Perseverance involves courage and sticktuitiveness. If you are a natural-born quitter; if you fold your hand at the first sign of trouble; if you have no confidence in your ability to turn a bad situation to your advantage... then you will have difficulty sustaining a long, happy marriage.

If you find that you lack this quality, then now is not too late to begin building it, and not just in your marriage.

Perseverance also means that keeping your word, no matter what, is of consummate importance to you. If your word is your bond, taking vows in public should be ample reason to stick with a difficult situation and working through it.

When people ask me what makes for a long, happy marriage, I usually add one recommendation of my own. That is: routines.

A relationship is not just an amorphous state of feeling that needs to be activated or renewed from time to time. A relationship grows and solidifies because two people have breakfast together or go for a swim together every day, day after day.

Keeping to routines shows a commitment to the relationship and an ability to be responsible and reliable. You can talk all you want about commitment, but if you do not walk the walk, on a daily basis, your marriage will begin to feel like two strangers going bump in the night.


RileyD, nwJ said...

Thank you. Wonderful article/essay.

I would like to add my $0.02 as a husband approaching 39 years of marriage while linking some of them to ideas in "Secrets for a Long, Happy Marriage".

Nephews and nieces have asked a number of times how our marriage has been able to last. In response a list of "Cs" was generated.

The Cs of a Successful Marriage

1 - Christ. Every marriage needs standard, a set of values, to attempt to live up to. In our marriage our values come from a shared commitment to Christ.

2 - Commitment. You have to be committed to each other, to the marriage, and divorce has to be a "4 letter word" if your marriage is to last.

3 - Character. Without character, commitment is nothing more than a house of cards. With character you can make it through the tough times – even the tough years. Without it nothing lasts.
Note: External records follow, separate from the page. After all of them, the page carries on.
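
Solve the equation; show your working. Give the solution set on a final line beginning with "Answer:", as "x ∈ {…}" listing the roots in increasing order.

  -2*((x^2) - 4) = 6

Step 1. [-2*((x^2) - 4) = 6] -2·(inner) — divide through by -2, so div: (x^2) - 4 = -3.
Step 2. [(x^2) - 4 = -3] 4 comes off first (add 4) ⇒ sub: x^2 = 1.
Step 3. [x^2 = 1] √ both sides: 1 ≥ 0 gives two branches. So sqrt: x = 1 or -1.

Answer: x ∈ {-1, 1}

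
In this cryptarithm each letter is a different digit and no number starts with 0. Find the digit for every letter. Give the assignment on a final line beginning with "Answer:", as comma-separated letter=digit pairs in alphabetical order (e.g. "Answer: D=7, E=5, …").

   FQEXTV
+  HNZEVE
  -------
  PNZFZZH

Step 1. [P] the sum has 7 digits but both addends have 6; that extra leading digit P is the final carry, namely 1. So P=1.
Step 2. [col 1: V + E ≡ H (mod 10)] H=8 is one option consistent with column 1 (V + E ≡ H (mod 10), carry-in 0) — take it ⇒ H=8.
Step 3. [col 1: V + E ≡ H (mod 10)] V=6 is one option consistent with column 1 (V + E ≡ H (mod 10), carry-in 0) — take it, so V=6.
Step 4. [col 1: V + E ≡ H (mod 10)] column 1 reads V+E+carry(0)=H with V=6, H=8; with digits 1,6,8 already taken and all letters distinct, the only value for E is 2 ⇒ E=2.
Step 5. [col 2: T + V ≡ Z (mod 10)] several values work for T in column 2 (T + V ≡ Z (mod 10), carry-in 0); try T=7 ⇒ T=7.
Step 6. [col 2: T + V ≡ Z (mod 10)] from column 2 (T=7, V=6, carry-in 0, digits 1,2,6,7,8 already taken and all letters distinct): Z must equal 3 ⇒ Z=3.
Step 7. [col 3: X + E ≡ Z (mod 10)] column 3 reads X+E+carry(1)=Z with E=2, Z=3; with digits 1,2,3,6,7,8 already taken and all letters distinct, the only value for X is 0, so X=0.
Step 8. [col 4: E + Z ≡ F (mod 10)] in column 4 we have E+Z≡F with carry-in 0; given E=2, Z=3 and digits 0,1,2,3,6,7,8 already taken and all letters distinct, that pins F to 5 ⇒ F=5.
Step 9. [col 5: Q + N ≡ Z (mod 10)] column 5 (Q + N ≡ Z (mod 10), carry-in 0) doesn't pin N yet; pick N=4 and continue, so N=4.
Step 10. [col 5: Q + N ≡ Z (mod 10)] column 5: given N=4, Z=3, carry-in 0, and digits 0,1,2,3,4,5,6,7,8 already taken and all letters distinct, Q+N≡Z (mod 10) forces Q=9, so Q=9.

Answer: E=2, F=5, H=8, N=4, P=1, Q=9, T=7, V=6, X=0, Z=3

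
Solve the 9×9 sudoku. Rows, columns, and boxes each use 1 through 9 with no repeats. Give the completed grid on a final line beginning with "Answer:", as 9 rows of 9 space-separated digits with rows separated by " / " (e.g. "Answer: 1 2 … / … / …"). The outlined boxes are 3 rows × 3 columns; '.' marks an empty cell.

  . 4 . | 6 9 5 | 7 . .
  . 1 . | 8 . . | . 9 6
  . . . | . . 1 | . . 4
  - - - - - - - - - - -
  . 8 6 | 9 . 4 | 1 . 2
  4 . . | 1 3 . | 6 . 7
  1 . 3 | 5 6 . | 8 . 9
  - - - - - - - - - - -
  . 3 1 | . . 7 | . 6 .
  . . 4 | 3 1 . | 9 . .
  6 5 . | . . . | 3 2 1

Step 1. [r3c4∈{2,7}] across col 4, 7 lands solely at r3c4. So r3c4=7.
Step 2. [r3c5∈{2}] only 2 remains possible at r3c5. So r3c5=2.
Step 3. [r3c7∈{5}] r3c7 is down to just 5 ⇒ r3c7=5.
Step 4. [r9c3∈{7,8,9}] r9c3 is the only open cell in row 9 admitting 7. So r9c3=7.
Step 5. [r8c2∈{2}] only 2 remains possible at r8c2. So r8c2=2.
Step 6. [r8c1∈{8}] r8c1 has the single candidate 8 ⇒ r8c1=8.
Step 7. [r5c3∈{2,5,9}] 2 has one home in box 4: r5c3. So r5c3=2.
Step 8. [r1c9∈{3,8}] r1c9 is the only open cell in col 9 admitting 3. So r1c9=3.
Step 9. [r2c1∈{2,3,5,7}] row 2 places 7 nowhere but r2c1 ⇒ r2c1=7.
Step 10. [r3c3∈{8,9}] col 3 places 9 nowhere but r3c3. So r3c3=9.
Step 11. [r7c5∈{4,5,8}] 5 has one home in col 5: r7c5, so r7c5=5.
Step 12. [r9c5∈{4,8}] across col 5, 8 lands solely at r9c5, so r9c5=8.
Step 13. [r5c8∈{5}] r5c8 is down to just 5, so r5c8=5.
Step 14. [r1c3∈{8}] r1c3 has the single candidate 8 ⇒ r1c3=8.
Step 15. [r7c4∈{2,4}] r7c4 is the only open cell in row 7 admitting 2, so r7c4=2.
Step 16. [r8c6∈{6}] r8c6 has the single candidate 6 ⇒ r8c6=6.
Step 17. [r7c9∈{8}] r7c9's peers cover all but 8, so r7c9=8.
Step 18. [r9c4∈{4}] only 4 remains possible at r9c4 ⇒ r9c4=4.
Step 19. [r8c9∈{5}] nothing but 5 survives at r8c9. So r8c9=5.
Step 20. [r4c1∈{5}] only 5 remains possible at r4c1, so r4c1=5.
Step 21. [r9c6∈{9}] only 9 remains possible at r9c6 ⇒ r9c6=9.
Step 22. [r2c3∈{5}] r2c3 has the single candidate 5 ⇒ r2c3=5.
Step 23. [r1c8∈{1}] nothing but 1 survives at r1c8. So r1c8=1.
Step 24. [r3c1∈{3}] only 3 remains possible at r3c1. So r3c1=3.
Step 25. [r6c6∈{2}] only 2 remains possible at r6c6. So r6c6=2.
Step 26. [r3c2∈{6}] only 6 remains possible at r3c2, so r3c2=6.
Step 27. [r5c2∈{9}] r5c2 has the single candidate 9, so r5c2=9.
Step 28. [r7c7∈{4}] r7c7 has the single candidate 4. So r7c7=4.
Step 29. [r4c8∈{3}] r4c8 has the single candidate 3, so r4c8=3.
Step 30. [r6c2∈{7}] r6c2's peers cover all but 7, so r6c2=7.
Step 31. [r2c5∈{4}] r2c5 has the single candidate 4, so r2c5=4.
Step 32. [r7c1∈{9}] r7c1 has the single candidate 9. So r7c1=9.
Step 33. [r2c6∈{3}] r2c6 is down to just 3 ⇒ r2c6=3.
Step 34. [r6c8∈{4}] r6c8 has the single candidate 4. So r6c8=4.
Step 35. [r2c7∈{2}] r2c7 has the single candidate 2, so r2c7=2.
Step 36. [r8c8∈{7}] r8c8's peers cover all but 7. So r8c8=7.
Step 37. [r4c5∈{7}] only 7 remains possible at r4c5 ⇒ r4c5=7.
Step 38. [r1c1∈{2}] r1c1 has the single candidate 2 ⇒ r1c1=2.
Step 39. [r3c8∈{8}] r3c8 has the single candidate 8 ⇒ r3c8=8.
Step 40. [r5c6∈{8}] r5c6's peers cover all but 8 ⇒ r5c6=8.

Answer: 2 4 8 6 9 5 7 1 3 / 7 1 5 8 4 3 2 9 6 / 3 6 9 7 2 1 5 8 4 / 5 8 6 9 7 4 1 3 2 / 4 9 2 1 3 8 6 5 7 / 1 7 3 5 6 2 8 4 9 / 9 3 1 2 5 7 4 6 8 / 8 2 4 3 1 6 9 7 5 / 6 5 7 4 8 9 3 2 1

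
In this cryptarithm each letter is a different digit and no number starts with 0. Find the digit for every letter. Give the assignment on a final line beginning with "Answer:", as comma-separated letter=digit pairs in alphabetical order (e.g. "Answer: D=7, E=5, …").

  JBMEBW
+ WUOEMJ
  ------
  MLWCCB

Step 1. [col 1: W + J ≡ B (mod 10)] column 1 (W + J ≡ B (mod 10), carry-in 0) doesn't pin W yet; pick W=3 and continue ⇒ W=3.
Step 2. [col 1: W + J ≡ B (mod 10)] several values work for J in column 1 (W + J ≡ B (mod 10), carry-in 0); try J=2 ⇒ J=2.
Step 3. [col 1: W + J ≡ B (mod 10)] from column 1 (W=3, J=2, carry-in 0, digits 2,3 already taken and all letters distinct): B must equal 5. So B=5.
Step 4. [col 2: B + M ≡ C (mod 10)] C=1 is one option consistent with column 2 (B + M ≡ C (mod 10), carry-in 0) — take it ⇒ C=1.
Step 5. [col 2: B + M ≡ C (mod 10)] column 2 reads B+M+carry(0)=C with B=5, C=1; with digits 1,2,3,5 already taken and all letters distinct, the only value for M is 6, so M=6.
Step 6. [col 3: E + E ≡ C (mod 10)] from column 3 (C=1, carry-in 1, digits 1,2,3,5,6 already taken and all letters distinct): E must equal 0. So E=0.
Step 7. [col 4: M + O ≡ W (mod 10)] column 4 reads M+O+carry(0)=W with M=6, W=3; with digits 0,1,2,3,5,6 already taken and all letters distinct, the only value for O is 7 ⇒ O=7.
Step 8. [col 5: B + U ≡ L (mod 10)] column 5 reads B+U+carry(1)=L with B=5; with digits 0,1,2,3,5,6,7 already taken and all letters distinct, the only value for U is 8, so U=8.
Step 9. [col 5: B + U ≡ L (mod 10)] column 5 reads B+U+carry(1)=L with B=5, U=8; with digits 0,1,2,3,5,6,7,8 already taken and all letters distinct, the only value for L is 4. So L=4.

Answer: B=5, C=1, E=0, J=2, L=4, M=6, O=7, U=8, W=3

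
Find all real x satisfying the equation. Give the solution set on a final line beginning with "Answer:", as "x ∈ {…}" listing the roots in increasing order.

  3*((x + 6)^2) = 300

Step 1. [3*((x + 6)^2) = 300] 3·(inner) — divide through by 3 ⇒ div: (x + 6)^2 = 100.
Step 2. [(x + 6)^2 = 100] LHS squared, RHS 100 ≥ 0: apply √ (±), so sqrt: x + 6 = 10 or -10.
Step 3. [x + 6 = 10 or -10] 6 comes off first (subtract 6). So sub: x = 4 or -16.

Answer: x ∈ {-16, 4}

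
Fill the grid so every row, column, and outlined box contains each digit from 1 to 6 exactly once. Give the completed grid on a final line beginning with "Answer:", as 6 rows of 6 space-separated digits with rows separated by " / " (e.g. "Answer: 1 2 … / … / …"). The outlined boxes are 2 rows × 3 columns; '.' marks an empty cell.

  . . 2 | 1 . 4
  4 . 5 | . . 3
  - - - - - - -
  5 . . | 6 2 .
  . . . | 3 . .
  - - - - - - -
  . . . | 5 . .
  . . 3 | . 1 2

Step 1. [r6c1∈{6}] nothing but 6 survives at r6c1, so r6c1=6.
Step 2. [r4c5∈{4,5}] in box 4, 4 fits only at r4c5. So r4c5=4.
Step 3. [r2c2∈{1,6}] 1 has one home in row 2: r2c2, so r2c2=1.
Step 4. [r1c2∈{3,6}] box 1 places 6 nowhere but r1c2 ⇒ r1c2=6.
Step 5. [r4c2∈{2}] r4c2 is down to just 2 ⇒ r4c2=2.
Step 6. [r4c1∈{1}] r4c1 is down to just 1 ⇒ r4c1=1.
Step 7. [r5c2∈{4}] r5c2 has the single candidate 4. So r5c2=4.
Step 8. [r2c5∈{6}] nothing but 6 survives at r2c5, so r2c5=6.
Step 9. [r3c2∈{3}] r3c2 is down to just 3, so r3c2=3.
Step 10. [r6c4∈{4}] r6c4's peers cover all but 4, so r6c4=4.
Step 11. [r4c6∈{5}] r4c6's peers cover all but 5, so r4c6=5.
Step 12. [r1c1∈{3}] nothing but 3 survives at r1c1 ⇒ r1c1=3.
Step 13. [r1c5∈{5}] r1c5 has the single candidate 5. So r1c5=5.
Step 14. [r5c3∈{1}] r5c3's peers cover all but 1. So r5c3=1.
Step 15. [r4c3∈{6}] r4c3's peers cover all but 6, so r4c3=6.
Step 16. [r3c3∈{4}] r3c3 has the single candidate 4. So r3c3=4.
Step 17. [r5c1∈{2}] r5c1 is down to just 2 ⇒ r5c1=2.
Step 18. [r3c6∈{1}] only 1 remains possible at r3c6. So r3c6=1.
Step 19. [r5c6∈{6}] r5c6 is down to just 6, so r5c6=6.
Step 20. [r6c2∈{5}] r6c2's peers cover all but 5. So r6c2=5.
Step 21. [r5c5∈{3}] nothing but 3 survives at r5c5, so r5c5=3.
Step 22. [r2c4∈{2}] nothing but 2 survives at r2c4. So r2c4=2.

Answer: 3 6 2 1 5 4 / 4 1 5 2 6 3 / 5 3 4 6 2 1 / 1 2 6 3 4 5 / 2 4 1 5 3 6 / 6 5 3 4 1 2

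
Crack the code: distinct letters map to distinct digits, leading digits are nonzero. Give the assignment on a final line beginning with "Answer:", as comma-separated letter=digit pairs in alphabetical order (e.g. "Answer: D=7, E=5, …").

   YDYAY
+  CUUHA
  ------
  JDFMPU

Step 1. [col 1: Y + A ≡ U (mod 10)] Y=9 is one option consistent with column 1 (Y + A ≡ U (mod 10), carry-in 0) — take it. So Y=9.
Step 2. [col 1: Y + A ≡ U (mod 10)] column 1 (Y + A ≡ U (mod 10), carry-in 0) doesn't pin A yet; pick A=6 and continue, so A=6.
Step 3. [col 1: Y + A ≡ U (mod 10)] in column 1 we have Y+A≡U with carry-in 0; given Y=9, A=6 and digits 6,9 already taken and all letters distinct, that pins U to 5, so U=5.
Step 4. [col 2: A + H ≡ P (mod 10)] no forcing yet in column 2 (carry-in 1); P=7 is free and consistent — try it, so P=7.
Step 5. [J] J is the leading digit of a 6-digit sum of two 5-digit numbers; the final carry is exactly 1 ⇒ J=1.
Step 6. [col 2: A + H ≡ P (mod 10)] from column 2 (A=6, P=7, carry-in 1, digits 1,5,6,7,9 already taken and all letters distinct): H must equal 0. So H=0.
Step 7. [col 3: Y + U ≡ M (mod 10)] in column 3 we have Y+U≡M with carry-in 0; given Y=9, U=5 and digits 0,1,5,6,7,9 already taken and all letters distinct, that pins M to 4 ⇒ M=4.
Step 8. [col 4: D + U ≡ F (mod 10)] column 4: given U=5, carry-in 1, and digits 0,1,4,5,6,7,9 already taken and all letters distinct, D+U≡F (mod 10) forces F=8. So F=8.
Step 9. [col 4: D + U ≡ F (mod 10)] from column 4 (U=5, F=8, carry-in 1, digits 0,1,4,5,6,7,8,9 already taken and all letters distinct): D must equal 2. So D=2.
Step 10. [col 5: Y + C ≡ D (mod 10)] column 5 reads Y+C+carry(0)=D with Y=9, D=2; with digits 0,1,2,4,5,6,7,8,9 already taken and all letters distinct, the only value for C is 3. So C=3.

Answer: A=6, C=3, D=2, F=8, H=0, J=1, M=4, P=7, U=5, Y=9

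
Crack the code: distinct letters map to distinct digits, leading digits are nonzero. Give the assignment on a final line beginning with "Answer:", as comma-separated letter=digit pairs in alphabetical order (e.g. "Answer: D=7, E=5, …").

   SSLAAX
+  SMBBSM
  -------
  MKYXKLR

Step 1. [col 1: X + M ≡ R (mod 10)] X=9 is one option consistent with column 1 (X + M ≡ R (mod 10), carry-in 0) — take it. So X=9.
Step 2. [col 1: X + M ≡ R (mod 10)] no forcing yet in column 1 (carry-in 0); M=1 is free and consistent — try it, so M=1.
Step 3. [col 1: X + M ≡ R (mod 10)] column 1: given X=9, M=1, carry-in 0, and digits 1,9 already taken and all letters distinct, X+M≡R (mod 10) forces R=0. So R=0.
Step 4. [col 2: A + S ≡ L (mod 10)] several values work for S in column 2 (A + S ≡ L (mod 10), carry-in 1); try S=6, so S=6.
Step 5. [col 2: A + S ≡ L (mod 10)] no forcing yet in column 2 (carry-in 1); A=8 is free and consistent — try it. So A=8.
Step 6. [col 2: A + S ≡ L (mod 10)] from column 2 (A=8, S=6, carry-in 1, digits 0,1,6,8,9 already taken and all letters distinct): L must equal 5 ⇒ L=5.
Step 7. [col 3: A + B ≡ K (mod 10)] several values work for B in column 3 (A + B ≡ K (mod 10), carry-in 1); try B=3 ⇒ B=3.
Step 8. [col 3: A + B ≡ K (mod 10)] column 3 reads A+B+carry(1)=K with A=8, B=3; with digits 0,1,3,5,6,8,9 already taken and all letters distinct, the only value for K is 2, so K=2.
Step 9. [col 5: S + M ≡ Y (mod 10)] column 5 reads S+M+carry(0)=Y with S=6, M=1; with digits 0,1,2,3,5,6,8,9 already taken and all letters distinct, the only value for Y is 7. So Y=7.

Answer: A=8, B=3, K=2, L=5, M=1, R=0, S=6, X=9, Y=7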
4 - Communication. You must be able to talk with each other. And you must be able to listen to each other. Understand, listening is a skill and work on it, hone it for it is your marriage's life saver in difficult times.

5 - Compromise & Counting. Compromise does not get in the way of commitment and character. It actually makes them stronger if applied with common sense. But how to that? By counting. When you have disagreements (and you will have plenty) ask yourself very seriously - how important is this doing to be - counting out in time - in one hour, one day, one week, one month, one year? If it is not going to be important to you for a long period of time, it is time to compromise. However, if it is going to be important to you for a long time you must communicate that and why it is so.

6 - Choosing. So much of life is about choices you must learn some basic ones. Choose to avoid drama whenever possible, choose to spend time together regularly (shows commitment), choose life affirming actions - positive movies, books, walks etc.

Following the Cs above has not made our marriage perfect. But they have helped it to not only survive, but made it both sweeter and stronger. For that I am very grateful to my God and my bride.

RileyD, nwJ - Husband, Father, Grandfather

Stuart Schneiderman said...

My thanks to you, for a wonderful testimony to the power of faith and character.